Sollten entsprechende Formulierungen im Zeugnis auftauchen oder wichtige Dinge fehlen, empfiehlt sich zunächst ein klärendes Gespräch mit dem Arbeitgeber. Viele Unternehmen stellen für Praktikanten – vor allem in Pflichtpraktika – ohnehin keine qualifizierten Zeugnisse aus. Hier steht letztlich der Nachweis bestimmter Tätigkeiten für eine Ausbildung oder ein Studium im Vordergrund, nicht deren Bewertung. Ein einfaches Zeugnis ist nicht negativ, sondern neutral. Auch eine sonst übliche „Dankes- oder Bedauernsformel“ mit Floskeln wie: „Wir bedauern sehr, dass wir Herrn/Frau XY nicht in ein Angestelltenverhältnis übernehmen können, und danken ihm/ihr für die gute Zusammenarbeit. Für die Zukunft wünschen wir ihm/ihr alles Gute und weiterhin viel Erfolg“ muss nach einem Urteil des Bundesarbeitsgerichtes (Urteil vom 20. Februar 2001, Az.: 9 AZR 44/00) nicht Bestandteil eines einfachen Zeugnisses sein. Das ist unschön, weil ein Zeugnis ohne entsprechende Formel häufig negativ interpretiert wird. Die korrekte Dankesformel wird in der Regel als Bestätigung für ein sehr gutes Zeugnis bzw. eine sehr gute Leistung angesehen.
Der letzte Schritt – das Arbeitszeugnis vor Gericht
Lässt sich keine Einigung über ein korrekt ausgestelltes Praktikumszeugnis erzielen, bleibt im Zweifelsfall nur der Gang vor das Arbeitsgericht. Das ist auch Praktikanten möglich, die in diesem Fall juristisch wie jeder andere Arbeitnehmer behandelt werden.

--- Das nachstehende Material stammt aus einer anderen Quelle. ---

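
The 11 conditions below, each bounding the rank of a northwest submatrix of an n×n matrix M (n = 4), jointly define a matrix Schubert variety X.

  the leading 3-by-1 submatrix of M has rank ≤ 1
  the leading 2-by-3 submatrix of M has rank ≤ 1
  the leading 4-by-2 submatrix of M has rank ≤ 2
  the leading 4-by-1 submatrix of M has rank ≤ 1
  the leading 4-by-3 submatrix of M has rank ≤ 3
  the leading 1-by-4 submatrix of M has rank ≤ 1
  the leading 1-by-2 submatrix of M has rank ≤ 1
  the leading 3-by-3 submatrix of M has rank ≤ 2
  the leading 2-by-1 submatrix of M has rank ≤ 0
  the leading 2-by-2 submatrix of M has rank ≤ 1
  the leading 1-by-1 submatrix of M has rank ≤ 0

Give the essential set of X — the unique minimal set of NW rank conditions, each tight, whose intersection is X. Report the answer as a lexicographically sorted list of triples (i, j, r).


Propagating the 11 rank bounds to every northwest block:

  row 1: 0, 1, 1, 1
  row 2: 0, 1, 1, 2
  row 3: 1, 2, 2, 3
  row 4: 1, 2, 3, 4

hence w(1..4) = (2, 4, 1, 3).

2 SE-corners of the 3-cell Rothe diagram give Ess(w):

[(2, 1, 0), (2, 3, 1)]


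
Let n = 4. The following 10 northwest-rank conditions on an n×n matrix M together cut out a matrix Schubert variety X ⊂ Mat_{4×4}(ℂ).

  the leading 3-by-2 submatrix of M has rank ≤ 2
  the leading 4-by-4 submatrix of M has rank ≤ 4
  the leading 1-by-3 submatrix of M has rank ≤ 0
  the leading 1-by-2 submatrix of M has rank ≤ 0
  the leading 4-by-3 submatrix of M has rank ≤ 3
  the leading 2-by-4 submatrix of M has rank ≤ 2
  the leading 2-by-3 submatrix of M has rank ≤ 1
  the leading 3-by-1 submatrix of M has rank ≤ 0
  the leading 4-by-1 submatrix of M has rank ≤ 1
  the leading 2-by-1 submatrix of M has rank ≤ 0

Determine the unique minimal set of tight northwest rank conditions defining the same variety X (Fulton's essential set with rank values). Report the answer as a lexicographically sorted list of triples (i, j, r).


Rank table r_w(4×4) implied by the 10 constraints:

  i=1: 0, 0, 0, 1
  i=2: 0, 1, 1, 2
  i=3: 0, 1, 2, 3
  i=4: 1, 2, 3, 4

the unique w with this rank table is (4, 2, 3, 1).

Fulton essential set (2 of the 5 Rothe cells):

[(1, 3, 0), (3, 1, 0)]


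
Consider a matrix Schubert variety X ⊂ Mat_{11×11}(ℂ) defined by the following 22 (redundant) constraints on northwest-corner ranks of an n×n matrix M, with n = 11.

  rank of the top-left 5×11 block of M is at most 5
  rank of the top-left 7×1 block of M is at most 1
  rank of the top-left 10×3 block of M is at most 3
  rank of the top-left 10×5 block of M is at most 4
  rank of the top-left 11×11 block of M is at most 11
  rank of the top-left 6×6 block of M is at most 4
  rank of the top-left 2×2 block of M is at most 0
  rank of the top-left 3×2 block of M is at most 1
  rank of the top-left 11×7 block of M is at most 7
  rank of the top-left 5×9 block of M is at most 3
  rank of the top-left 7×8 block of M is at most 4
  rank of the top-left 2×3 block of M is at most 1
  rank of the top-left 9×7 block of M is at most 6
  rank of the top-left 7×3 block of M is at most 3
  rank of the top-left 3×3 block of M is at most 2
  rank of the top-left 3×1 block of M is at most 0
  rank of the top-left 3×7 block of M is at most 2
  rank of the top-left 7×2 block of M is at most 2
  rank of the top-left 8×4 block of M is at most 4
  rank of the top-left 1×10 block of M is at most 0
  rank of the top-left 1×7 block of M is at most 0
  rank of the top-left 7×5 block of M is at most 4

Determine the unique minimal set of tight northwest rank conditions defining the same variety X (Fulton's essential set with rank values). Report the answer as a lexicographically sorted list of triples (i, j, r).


Propagating the 22 rank bounds to every northwest block:

  0, 0, 0, 0, 0, 0, 0, 0, 0, 0, 1
  0, 0, 1, 1, 1, 1, 1, 1, 1, 1, 2
  0, 1, 2, 2, 2, 2, 2, 2, 2, 2, 3
  1, 2, 3, 3, 3, 3, 3, 3, 3, 3, 4
  1, 2, 3, 3, 3, 3, 3, 3, 3, 4, 5
  1, 2, 3, 4, 4, 4, 4, 4, 4, 5, 6
  1, 2, 3, 4, 4, 4, 4, 4, 5, 6, 7
  1, 2, 3, 4, 4, 5, 5, 5, 6, 7, 8
  1, 2, 3, 4, 4, 5, 6, 6, 7, 8, 9
  1, 2, 3, 4, 4, 5, 6, 7, 8, 9, 10
  1, 2, 3, 4, 5, 6, 7, 8, 9, 10, 11

the unique w with this rank table is (11, 3, 2, 1, 10, 4, 9, 6, 7, 8, 5).

D(w) has 26 cells with 6 SE-corners; essential set:

[(1, 10, 0), (2, 2, 0), (3, 1, 0), (5, 9, 3), (7, 8, 4), (10, 5, 4)]


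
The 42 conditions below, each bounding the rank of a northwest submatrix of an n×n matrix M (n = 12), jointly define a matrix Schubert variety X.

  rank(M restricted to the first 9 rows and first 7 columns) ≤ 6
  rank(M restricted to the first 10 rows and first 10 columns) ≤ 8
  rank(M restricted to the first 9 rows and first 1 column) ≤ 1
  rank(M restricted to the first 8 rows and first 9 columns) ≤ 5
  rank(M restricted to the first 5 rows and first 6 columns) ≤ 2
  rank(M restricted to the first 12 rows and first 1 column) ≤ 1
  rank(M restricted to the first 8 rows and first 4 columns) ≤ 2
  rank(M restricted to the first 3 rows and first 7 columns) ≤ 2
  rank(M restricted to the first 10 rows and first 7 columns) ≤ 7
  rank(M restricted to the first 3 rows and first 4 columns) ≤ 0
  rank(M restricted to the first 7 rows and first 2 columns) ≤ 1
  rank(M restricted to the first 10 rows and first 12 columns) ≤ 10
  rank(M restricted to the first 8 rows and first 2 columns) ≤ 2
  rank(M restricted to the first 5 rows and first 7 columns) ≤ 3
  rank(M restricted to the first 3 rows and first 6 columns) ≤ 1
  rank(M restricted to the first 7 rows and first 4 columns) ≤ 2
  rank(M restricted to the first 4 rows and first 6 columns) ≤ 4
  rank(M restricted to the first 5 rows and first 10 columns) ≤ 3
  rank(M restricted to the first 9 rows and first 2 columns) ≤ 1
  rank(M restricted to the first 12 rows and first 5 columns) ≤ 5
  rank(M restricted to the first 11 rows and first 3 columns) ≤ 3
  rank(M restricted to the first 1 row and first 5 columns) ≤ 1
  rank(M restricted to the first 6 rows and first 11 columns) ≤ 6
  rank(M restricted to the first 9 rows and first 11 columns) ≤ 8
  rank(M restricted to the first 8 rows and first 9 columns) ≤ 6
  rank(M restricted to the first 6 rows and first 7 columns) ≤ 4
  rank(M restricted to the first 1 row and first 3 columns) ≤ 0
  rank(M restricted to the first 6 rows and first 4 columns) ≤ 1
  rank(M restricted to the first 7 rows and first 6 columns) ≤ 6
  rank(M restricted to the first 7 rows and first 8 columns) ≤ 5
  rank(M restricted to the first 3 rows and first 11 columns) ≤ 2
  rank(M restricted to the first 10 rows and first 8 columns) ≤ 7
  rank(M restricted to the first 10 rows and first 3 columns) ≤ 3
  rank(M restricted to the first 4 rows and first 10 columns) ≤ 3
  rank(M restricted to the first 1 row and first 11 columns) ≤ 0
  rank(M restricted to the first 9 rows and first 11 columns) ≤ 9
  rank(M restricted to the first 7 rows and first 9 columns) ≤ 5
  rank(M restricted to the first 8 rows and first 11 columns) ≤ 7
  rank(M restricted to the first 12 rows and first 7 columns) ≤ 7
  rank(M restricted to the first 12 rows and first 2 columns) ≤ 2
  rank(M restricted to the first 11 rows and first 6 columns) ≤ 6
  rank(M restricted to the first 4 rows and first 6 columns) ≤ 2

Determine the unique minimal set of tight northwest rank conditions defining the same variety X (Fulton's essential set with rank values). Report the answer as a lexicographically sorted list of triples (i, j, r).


Reconstructing r_w from the 42 given conditions:

  i=1: 0 0 0 0 0 0 0 0 0 0 0 1
  i=2: 0 0 0 0 1 1 1 1 1 1 1 2
  i=3: 0 0 0 0 1 1 2 2 2 2 2 3
  i=4: 1 1 1 1 2 2 3 3 3 3 3 4
  i=5: 1 1 1 1 2 2 3 3 3 3 4 5
  i=6: 1 1 1 1 2 3 4 4 4 4 5 6
  i=7: 1 1 2 2 3 4 5 5 5 5 6 7
  i=8: 1 1 2 2 3 4 5 5 5 6 7 8
  i=9: 1 1 2 3 4 5 6 6 6 7 8 9
  i=10: 1 2 3 4 5 6 7 7 7 8 9 10
  i=11: 1 2 3 4 5 6 7 8 8 9 10 11
  i=12: 1 2 3 4 5 6 7 8 9 10 11 12

so w = (12, 5, 7, 1, 11, 6, 3, 10, 4, 2, 8, 9).

D(w) has 36 cells with 9 SE-corners; essential set:

[(1, 11, 0), (3, 4, 0), (3, 6, 1), (5, 6, 2), (5, 10, 3), (6, 4, 1), (8, 4, 2), (8, 9, 5), (9, 2, 1)]


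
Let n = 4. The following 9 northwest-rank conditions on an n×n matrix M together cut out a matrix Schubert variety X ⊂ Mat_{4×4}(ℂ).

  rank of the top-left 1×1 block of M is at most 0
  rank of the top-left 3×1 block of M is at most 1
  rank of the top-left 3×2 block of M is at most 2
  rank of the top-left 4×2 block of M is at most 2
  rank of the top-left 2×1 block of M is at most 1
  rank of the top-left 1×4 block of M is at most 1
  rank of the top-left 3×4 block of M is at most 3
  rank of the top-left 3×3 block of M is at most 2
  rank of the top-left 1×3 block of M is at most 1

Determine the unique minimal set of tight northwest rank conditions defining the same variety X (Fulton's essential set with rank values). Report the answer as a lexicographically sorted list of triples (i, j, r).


The tightest implied rank at each (i,j), from the 9 conditions:

  i=1: 0 | 1 | 1 | 1
  i=2: 1 | 2 | 2 | 2
  i=3: 1 | 2 | 2 | 3
  i=4: 1 | 2 | 3 | 4

so w = (2, 1, 4, 3).

Fulton essential set (2 of the 2 Rothe cells):

[(1, 1, 0), (3, 3, 2)]


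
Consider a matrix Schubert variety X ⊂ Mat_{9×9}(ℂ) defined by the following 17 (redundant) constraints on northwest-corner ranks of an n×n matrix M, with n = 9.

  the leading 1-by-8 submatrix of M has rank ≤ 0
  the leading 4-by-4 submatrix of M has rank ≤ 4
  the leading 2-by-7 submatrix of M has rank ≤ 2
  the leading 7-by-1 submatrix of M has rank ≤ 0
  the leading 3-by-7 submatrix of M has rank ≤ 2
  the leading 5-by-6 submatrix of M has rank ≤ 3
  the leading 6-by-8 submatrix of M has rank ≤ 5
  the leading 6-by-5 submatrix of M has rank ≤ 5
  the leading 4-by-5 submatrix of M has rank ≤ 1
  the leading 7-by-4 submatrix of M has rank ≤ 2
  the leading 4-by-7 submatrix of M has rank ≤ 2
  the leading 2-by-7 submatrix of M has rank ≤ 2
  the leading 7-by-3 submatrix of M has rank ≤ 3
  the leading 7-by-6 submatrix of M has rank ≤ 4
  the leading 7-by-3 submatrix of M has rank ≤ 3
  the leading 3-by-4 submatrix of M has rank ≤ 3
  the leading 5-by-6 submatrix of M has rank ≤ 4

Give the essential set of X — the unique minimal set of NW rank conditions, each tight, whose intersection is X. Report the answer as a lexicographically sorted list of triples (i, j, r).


Reconstructing r_w from the 17 given conditions:

  R[1]: 0 0 0 0 0 0 0 0 1
  R[2]: 0 1 1 1 1 1 1 1 2
  R[3]: 0 1 1 1 1 2 2 2 3
  R[4]: 0 1 1 1 1 2 2 3 4
  R[5]: 0 1 2 2 2 3 3 4 5
  R[6]: 0 1 2 2 3 4 4 5 6
  R[7]: 0 1 2 2 3 4 5 6 7
  R[8]: 1 2 3 3 4 5 6 7 8
  R[9]: 1 2 3 4 5 6 7 8 9

hence w(1..9) = (9, 2, 6, 8, 3, 5, 7, 1, 4).

|D(w)|=23, |Ess(w)|=5:

[(1, 8, 0), (4, 5, 1), (4, 7, 2), (7, 1, 0), (7, 4, 2)]


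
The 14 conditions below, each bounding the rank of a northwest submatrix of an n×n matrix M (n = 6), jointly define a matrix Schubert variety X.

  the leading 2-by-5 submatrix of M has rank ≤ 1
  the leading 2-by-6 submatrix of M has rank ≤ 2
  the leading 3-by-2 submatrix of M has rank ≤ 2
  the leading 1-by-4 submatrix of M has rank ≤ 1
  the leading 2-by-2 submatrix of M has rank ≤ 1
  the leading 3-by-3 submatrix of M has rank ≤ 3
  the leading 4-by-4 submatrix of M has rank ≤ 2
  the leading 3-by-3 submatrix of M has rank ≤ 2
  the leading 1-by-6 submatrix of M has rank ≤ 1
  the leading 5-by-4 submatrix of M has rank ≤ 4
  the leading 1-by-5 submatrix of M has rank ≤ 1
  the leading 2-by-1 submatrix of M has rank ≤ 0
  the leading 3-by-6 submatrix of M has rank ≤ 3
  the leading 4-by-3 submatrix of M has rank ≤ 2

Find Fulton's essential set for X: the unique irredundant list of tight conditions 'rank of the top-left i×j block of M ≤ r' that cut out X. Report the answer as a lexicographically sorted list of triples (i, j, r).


Reconstructing r_w from the 14 given conditions:

  row 1: 0 | 1 | 1 | 1 | 1 | 1
  row 2: 0 | 1 | 1 | 1 | 1 | 2
  row 3: 1 | 2 | 2 | 2 | 2 | 3
  row 4: 1 | 2 | 2 | 2 | 3 | 4
  row 5: 1 | 2 | 3 | 3 | 4 | 5
  row 6: 1 | 2 | 3 | 4 | 5 | 6

second differences of R give the permutation w = (2, 6, 1, 5, 3, 4).

3 SE-corners of the 7-cell Rothe diagram give Ess(w):

[(2, 1, 0), (2, 5, 1), (4, 4, 2)]


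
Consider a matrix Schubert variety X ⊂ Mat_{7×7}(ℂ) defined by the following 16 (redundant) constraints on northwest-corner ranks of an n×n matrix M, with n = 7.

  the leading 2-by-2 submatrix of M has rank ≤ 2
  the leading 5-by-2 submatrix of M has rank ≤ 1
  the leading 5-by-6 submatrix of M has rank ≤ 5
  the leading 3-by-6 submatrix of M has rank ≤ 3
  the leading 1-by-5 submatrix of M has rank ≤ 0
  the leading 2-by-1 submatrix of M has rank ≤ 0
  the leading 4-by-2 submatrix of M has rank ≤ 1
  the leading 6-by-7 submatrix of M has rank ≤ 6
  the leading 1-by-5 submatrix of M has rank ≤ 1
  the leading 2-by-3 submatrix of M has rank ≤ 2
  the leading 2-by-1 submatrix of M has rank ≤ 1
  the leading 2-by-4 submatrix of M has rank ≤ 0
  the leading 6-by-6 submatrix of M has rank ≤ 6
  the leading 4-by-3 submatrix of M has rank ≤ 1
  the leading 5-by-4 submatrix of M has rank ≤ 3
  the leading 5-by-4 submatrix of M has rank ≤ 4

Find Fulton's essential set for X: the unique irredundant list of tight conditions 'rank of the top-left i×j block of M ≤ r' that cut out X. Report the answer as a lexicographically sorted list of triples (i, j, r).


Propagating the 16 rank bounds to every northwest block:

  R[1]: 0  0  0  0  0  1  1
  R[2]: 0  0  0  0  1  2  2
  R[3]: 1  1  1  1  2  3  3
  R[4]: 1  1  1  2  3  4  4
  R[5]: 1  1  2  3  4  5  5
  R[6]: 1  2  3  4  5  6  6
  R[7]: 1  2  3  4  5  6  7

giving w = (6, 5, 1, 4, 3, 2, 7) via Δ²R.

ℓ(w)=12; the 4 essential cells (i,j,r):

[(1, 5, 0), (2, 4, 0), (4, 3, 1), (5, 2, 1)]


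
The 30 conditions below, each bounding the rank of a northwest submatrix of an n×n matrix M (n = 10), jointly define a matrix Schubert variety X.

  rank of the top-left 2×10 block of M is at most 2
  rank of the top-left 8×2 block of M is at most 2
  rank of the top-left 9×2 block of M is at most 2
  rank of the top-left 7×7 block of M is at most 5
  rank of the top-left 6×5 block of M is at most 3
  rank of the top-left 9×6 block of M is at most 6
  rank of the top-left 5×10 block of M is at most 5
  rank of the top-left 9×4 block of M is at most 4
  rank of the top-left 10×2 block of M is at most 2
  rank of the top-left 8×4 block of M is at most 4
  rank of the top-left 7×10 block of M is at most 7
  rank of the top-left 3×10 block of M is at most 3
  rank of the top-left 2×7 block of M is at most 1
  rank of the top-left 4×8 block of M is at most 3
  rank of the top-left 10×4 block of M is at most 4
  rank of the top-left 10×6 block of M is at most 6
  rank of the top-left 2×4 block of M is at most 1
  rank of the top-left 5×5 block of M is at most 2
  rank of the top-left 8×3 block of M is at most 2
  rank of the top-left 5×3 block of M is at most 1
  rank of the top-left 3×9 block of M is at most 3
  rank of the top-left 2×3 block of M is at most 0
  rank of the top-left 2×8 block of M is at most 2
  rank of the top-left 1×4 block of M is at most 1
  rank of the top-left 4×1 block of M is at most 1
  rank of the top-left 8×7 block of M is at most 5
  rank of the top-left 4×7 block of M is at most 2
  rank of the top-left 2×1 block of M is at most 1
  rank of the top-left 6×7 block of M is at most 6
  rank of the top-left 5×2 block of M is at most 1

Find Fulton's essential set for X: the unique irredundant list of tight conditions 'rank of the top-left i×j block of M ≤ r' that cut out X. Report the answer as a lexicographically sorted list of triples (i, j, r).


Reconstructing r_w from the 30 given conditions:

  i=1: 0  0  0  1  1  1  1  1  1  1
  i=2: 0  0  0  1  1  1  1  2  2  2
  i=3: 1  1  1  2  2  2  2  3  3  3
  i=4: 1  1  1  2  2  2  2  3  4  4
  i=5: 1  1  1  2  2  3  3  4  5  5
  i=6: 1  2  2  3  3  4  4  5  6  6
  i=7: 1  2  2  3  4  5  5  6  7  7
  i=8: 1  2  2  3  4  5  5  6  7  8
  i=9: 1  2  3  4  5  6  6  7  8  9
  i=10: 1  2  3  4  5  6  7  8  9  10

so w = (4, 8, 1, 9, 6, 2, 5, 10, 3, 7).

Fulton essential set (7 of the 20 Rothe cells):

[(2, 3, 0), (2, 7, 1), (4, 7, 2), (5, 3, 1), (5, 5, 2), (8, 3, 2), (8, 7, 5)]


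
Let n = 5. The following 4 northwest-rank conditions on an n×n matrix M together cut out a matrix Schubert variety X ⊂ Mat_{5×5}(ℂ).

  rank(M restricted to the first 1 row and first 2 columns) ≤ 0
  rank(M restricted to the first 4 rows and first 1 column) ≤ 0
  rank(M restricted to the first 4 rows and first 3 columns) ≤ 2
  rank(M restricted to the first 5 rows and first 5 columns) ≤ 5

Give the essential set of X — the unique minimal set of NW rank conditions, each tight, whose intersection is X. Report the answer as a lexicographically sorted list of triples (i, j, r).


The tightest implied rank at each (i,j), from the 4 conditions:

  0, 0, 1, 1, 1
  0, 1, 2, 2, 2
  0, 1, 2, 3, 3
  0, 1, 2, 3, 4
  1, 2, 3, 4, 5

so w = (3, 2, 4, 5, 1).

2 SE-corners of the 5-cell Rothe diagram give Ess(w):

[(1, 2, 0), (4, 1, 0)]


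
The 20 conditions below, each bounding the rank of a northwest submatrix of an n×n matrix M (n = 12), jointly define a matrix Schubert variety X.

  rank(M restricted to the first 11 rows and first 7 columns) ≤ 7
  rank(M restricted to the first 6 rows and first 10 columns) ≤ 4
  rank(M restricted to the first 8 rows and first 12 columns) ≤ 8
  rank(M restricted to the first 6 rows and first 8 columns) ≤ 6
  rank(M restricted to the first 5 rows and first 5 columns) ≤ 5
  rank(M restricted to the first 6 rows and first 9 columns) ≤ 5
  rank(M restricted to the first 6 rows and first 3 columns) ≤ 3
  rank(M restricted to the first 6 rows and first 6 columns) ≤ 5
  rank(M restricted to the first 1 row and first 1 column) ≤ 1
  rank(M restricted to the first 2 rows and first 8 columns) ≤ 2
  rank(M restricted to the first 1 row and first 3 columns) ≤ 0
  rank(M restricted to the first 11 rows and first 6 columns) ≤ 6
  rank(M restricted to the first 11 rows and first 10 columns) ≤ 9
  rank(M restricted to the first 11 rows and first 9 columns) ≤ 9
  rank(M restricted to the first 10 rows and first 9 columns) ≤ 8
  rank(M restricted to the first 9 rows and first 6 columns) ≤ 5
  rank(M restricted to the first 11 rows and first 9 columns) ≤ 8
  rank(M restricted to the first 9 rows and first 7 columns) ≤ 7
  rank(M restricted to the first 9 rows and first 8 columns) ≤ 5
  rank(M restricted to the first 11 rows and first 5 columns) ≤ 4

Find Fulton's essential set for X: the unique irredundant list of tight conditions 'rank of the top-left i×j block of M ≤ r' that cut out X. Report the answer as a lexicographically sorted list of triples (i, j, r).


Rank table r_w(12×12) implied by the 20 constraints:

  R[1]: 0 | 0 | 0 | 1 | 1 | 1 | 1 | 1 | 1 | 1 | 1 | 1
  R[2]: 1 | 1 | 1 | 2 | 2 | 2 | 2 | 2 | 2 | 2 | 2 | 2
  R[3]: 1 | 2 | 2 | 3 | 3 | 3 | 3 | 3 | 3 | 3 | 3 | 3
  R[4]: 1 | 2 | 3 | 4 | 4 | 4 | 4 | 4 | 4 | 4 | 4 | 4
  R[5]: 1 | 2 | 3 | 4 | 4 | 4 | 4 | 4 | 4 | 4 | 5 | 5
  R[6]: 1 | 2 | 3 | 4 | 4 | 4 | 4 | 4 | 4 | 4 | 5 | 6
  R[7]: 1 | 2 | 3 | 4 | 4 | 5 | 5 | 5 | 5 | 5 | 6 | 7
  R[8]: 1 | 2 | 3 | 4 | 4 | 5 | 5 | 5 | 6 | 6 | 7 | 8
  R[9]: 1 | 2 | 3 | 4 | 4 | 5 | 5 | 5 | 6 | 7 | 8 | 9
  R[10]: 1 | 2 | 3 | 4 | 4 | 5 | 6 | 6 | 7 | 8 | 9 | 10
  R[11]: 1 | 2 | 3 | 4 | 4 | 5 | 6 | 7 | 8 | 9 | 10 | 11
  R[12]: 1 | 2 | 3 | 4 | 5 | 6 | 7 | 8 | 9 | 10 | 11 | 12

so w = (4, 1, 2, 3, 11, 12, 6, 9, 10, 7, 8, 5).

Rothe diagram D(w) (24 cells), 4 SE-corners (essential conditions):

[(1, 3, 0), (6, 10, 4), (9, 8, 5), (11, 5, 4)]


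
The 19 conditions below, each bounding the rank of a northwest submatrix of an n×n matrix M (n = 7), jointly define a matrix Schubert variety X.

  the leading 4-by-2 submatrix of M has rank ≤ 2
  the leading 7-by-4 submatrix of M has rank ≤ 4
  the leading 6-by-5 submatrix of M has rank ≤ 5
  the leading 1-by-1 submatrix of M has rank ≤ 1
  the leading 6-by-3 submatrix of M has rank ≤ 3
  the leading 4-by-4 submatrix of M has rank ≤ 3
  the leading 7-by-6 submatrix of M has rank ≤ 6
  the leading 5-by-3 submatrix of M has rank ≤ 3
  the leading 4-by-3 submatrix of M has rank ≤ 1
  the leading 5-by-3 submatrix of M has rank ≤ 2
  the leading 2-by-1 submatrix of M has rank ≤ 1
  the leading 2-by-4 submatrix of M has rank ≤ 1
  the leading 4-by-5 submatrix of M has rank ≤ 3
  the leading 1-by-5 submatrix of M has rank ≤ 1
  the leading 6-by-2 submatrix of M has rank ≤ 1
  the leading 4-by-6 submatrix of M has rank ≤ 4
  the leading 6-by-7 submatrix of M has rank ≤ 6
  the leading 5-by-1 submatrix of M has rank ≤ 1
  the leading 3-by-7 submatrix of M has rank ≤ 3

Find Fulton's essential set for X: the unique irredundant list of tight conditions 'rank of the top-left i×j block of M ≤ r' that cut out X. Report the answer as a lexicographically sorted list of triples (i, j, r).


Propagating the 19 rank bounds to every northwest block:

  R[1]: 1, 1, 1, 1, 1, 1, 1
  R[2]: 1, 1, 1, 1, 2, 2, 2
  R[3]: 1, 1, 1, 2, 3, 3, 3
  R[4]: 1, 1, 1, 2, 3, 4, 4
  R[5]: 1, 1, 2, 3, 4, 5, 5
  R[6]: 1, 1, 2, 3, 4, 5, 6
  R[7]: 1, 2, 3, 4, 5, 6, 7

so w = (1, 5, 4, 6, 3, 7, 2).

Rothe diagram D(w) (9 cells), 3 SE-corners (essential conditions):

[(2, 4, 1), (4, 3, 1), (6, 2, 1)]


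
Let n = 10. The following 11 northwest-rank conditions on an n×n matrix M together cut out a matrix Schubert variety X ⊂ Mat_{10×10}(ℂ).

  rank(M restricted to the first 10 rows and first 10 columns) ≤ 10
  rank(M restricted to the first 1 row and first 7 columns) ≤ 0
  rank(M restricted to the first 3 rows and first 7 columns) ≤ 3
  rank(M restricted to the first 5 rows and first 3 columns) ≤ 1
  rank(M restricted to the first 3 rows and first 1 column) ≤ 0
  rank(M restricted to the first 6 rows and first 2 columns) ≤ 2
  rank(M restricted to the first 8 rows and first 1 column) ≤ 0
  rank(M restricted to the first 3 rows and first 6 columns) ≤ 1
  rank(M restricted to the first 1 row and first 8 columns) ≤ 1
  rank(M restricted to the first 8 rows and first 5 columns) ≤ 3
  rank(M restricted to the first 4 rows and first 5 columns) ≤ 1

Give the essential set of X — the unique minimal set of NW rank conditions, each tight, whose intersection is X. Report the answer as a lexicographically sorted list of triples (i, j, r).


Recovering R(i,j) via the rank-extension bound from the 11 conditions:

  R[1]: 0 0 0 0 0 0 0 1 1 1
  R[2]: 0 1 1 1 1 1 1 2 2 2
  R[3]: 0 1 1 1 1 1 2 3 3 3
  R[4]: 0 1 1 1 1 2 3 4 4 4
  R[5]: 0 1 1 2 2 3 4 5 5 5
  R[6]: 0 1 2 3 3 4 5 6 6 6
  R[7]: 0 1 2 3 3 4 5 6 7 7
  R[8]: 0 1 2 3 3 4 5 6 7 8
  R[9]: 1 2 3 4 4 5 6 7 8 9
  R[10]: 1 2 3 4 5 6 7 8 9 10

hence w(1..10) = (8, 2, 7, 6, 4, 3, 9, 10, 1, 5).

D(w) has 24 cells with 6 SE-corners; essential set:

[(1, 7, 0), (3, 6, 1), (4, 5, 1), (5, 3, 1), (8, 1, 0), (8, 5, 3)]


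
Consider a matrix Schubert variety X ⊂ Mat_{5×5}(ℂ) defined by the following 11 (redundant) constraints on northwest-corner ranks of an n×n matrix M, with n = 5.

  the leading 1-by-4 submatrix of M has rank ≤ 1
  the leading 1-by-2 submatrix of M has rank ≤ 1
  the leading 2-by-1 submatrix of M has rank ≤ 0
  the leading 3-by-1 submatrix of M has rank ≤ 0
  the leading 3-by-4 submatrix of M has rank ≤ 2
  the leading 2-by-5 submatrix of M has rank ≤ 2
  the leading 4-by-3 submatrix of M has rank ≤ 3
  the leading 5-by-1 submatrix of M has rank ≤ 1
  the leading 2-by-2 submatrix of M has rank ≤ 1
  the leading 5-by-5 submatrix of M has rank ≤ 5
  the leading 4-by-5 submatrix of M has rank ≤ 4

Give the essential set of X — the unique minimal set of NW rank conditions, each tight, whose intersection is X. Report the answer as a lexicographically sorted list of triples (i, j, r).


Recovering R(i,j) via the rank-extension bound from the 11 conditions:

  i=1: 0 | 1 | 1 | 1 | 1
  i=2: 0 | 1 | 2 | 2 | 2
  i=3: 0 | 1 | 2 | 2 | 3
  i=4: 1 | 2 | 3 | 3 | 4
  i=5: 1 | 2 | 3 | 4 | 5

the unique w with this rank table is (2, 3, 5, 1, 4).

D(w) has 4 cells with 2 SE-corners; essential set:

[(3, 1, 0), (3, 4, 2)]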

Dieser Weg wird aber bei einfachen Zeugnissen und Praktikumsbescheinigungen die Ausnahme bleiben. Zwar besteht vor dem Arbeitsgericht in der ersten Instanz kein Anwaltszwang, aber beide Parteien müssen ihre Prozesskosten selbst tragen. Sollte es also zu weiteren Verfahren kommen, so ist in der zweiten Instanz vor dem Landesarbeitsgericht eine Vertretung durch einen Rechtsanwalt mit den entsprechenden Gebühren oder durch einen Vertreter der Gewerkschaft notwendig. In der dritten Instanz vor dem Bundesarbeitsgericht kann ein Verfahren nur noch mit einem Rechtsanwalt geführt werden. Dadurch geht der Praktikant hohes finanzielles Risiko ein.